Au fond, près du mur, une silhouette grise au col fermé le regardait aussi. Vigdis. Ses yeux pâles ne disaient rien, ne demandaient rien, ne jugeaient rien. Elle le regardait comme on regarde un nouveau cheval entrer dans une écurie. Elle évaluait.

Sigurd marcha jusqu'au centre de la cour. Il leva l'épée de bois — elle était trop lourde pour une seule main et il dut la prendre à deux. Il prit la garde qu'il avait vu Halfdan prendre la veille, ou ce qu'il pensait être la garde de Halfdan. Il se sentit ridicule.

Ornir entra à son tour, se posta devant lui. Il avait dans la main un autre bâton — pas une épée, juste un bâton de chêne lisse, plus court que celui de Sigurd.

— Pieds, dit Ornir.

Sigurd écarta les pieds.

— Plus.

Il les écarta plus.

— Trop. Reviens.

Il les rapprocha.

— Genoux.

Il plia les genoux.

— Trop. Tu n'es pas en train de faire caca.

Quelqu'un, derrière, étouffa un rire. Ornir continua sans réagir.

— Encore. Encore. Là. Reste comme ça. Ne bouge pas.

Sigurd resta. Ornir tourna autour de lui lentement, les mains croisées dans le dos.

— Tu vas tenir ça jusqu'à ce que je te dise d'arrêter. Tu ne bouges pas. Tu ne lèves pas l'épée. Tu ne parles pas. Tu respires. Si tes jambes lâchent, tu te relèves et tu recommences. Tu m'as compris ?

— Oui.

— Bien. Commence.

Il s'éloigna, alla voir Halfdan qui s'était remis en garde contre Egil — plus bas, je t'ai dit hier, plus bas — et n'adressa plus la parole à Sigurd ce matin-là.

Sigurd resta. Une heure. Une heure et demie. Ses cuisses commencèrent à brûler avant la première demi-heure.

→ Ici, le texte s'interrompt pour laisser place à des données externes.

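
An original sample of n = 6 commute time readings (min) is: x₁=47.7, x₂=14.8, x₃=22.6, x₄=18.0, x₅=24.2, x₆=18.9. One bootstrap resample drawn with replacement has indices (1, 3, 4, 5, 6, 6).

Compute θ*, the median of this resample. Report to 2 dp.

Resample values: 47.7, 22.6, 18.0, 24.2, 18.9, 18.9.
Sorted: 18.0, 18.9, 18.9, 22.6, 24.2, 47.7
Median = average of the two middle values = 20.75

θ* = 20.75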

Ses bras avant la deuxième. La sueur lui coulait dans les yeux, sur la nuque, le long du dos. Il ne bougea pas. Il respira. Il regarda devant lui sans regarder personne. Il sentit, sous le brassard, la rune Sowilō qui battait au rythme de son cœur, lentement, et qui — pour la première fois depuis cinq semaines — n'essayait pas de sortir.

Quand Ornir lui dit enfin suffit pour aujourd'hui, Sigurd posa l'épée. Ses jambes vacillèrent. Il ne tomba pas. Il se redressa. Il vit que Leiv lui souriait toujours, sans plus se cacher cette fois.

Ornir passa à côté de lui sans s'arrêter. Il dit, sans le regarder, exactement comme Sigurd avait imaginé qu'il dirait :

— Demain. On recommence. Mieux.

Il sortit de la cour.

Sigurd resta debout un moment au milieu, l'épée de bois pendant à sa main, le souffle court, les jambes molles. La rune battait paisiblement sous le tissu. Au-dessus du Refuge, le ciel commençait à virer au gris plus pâle qui annonce la neige proche.

Il se dit qu'il allait tenir.

Il se dit que c'était la première chose qu'il se disait depuis Halvard, et que c'était déjà beaucoup.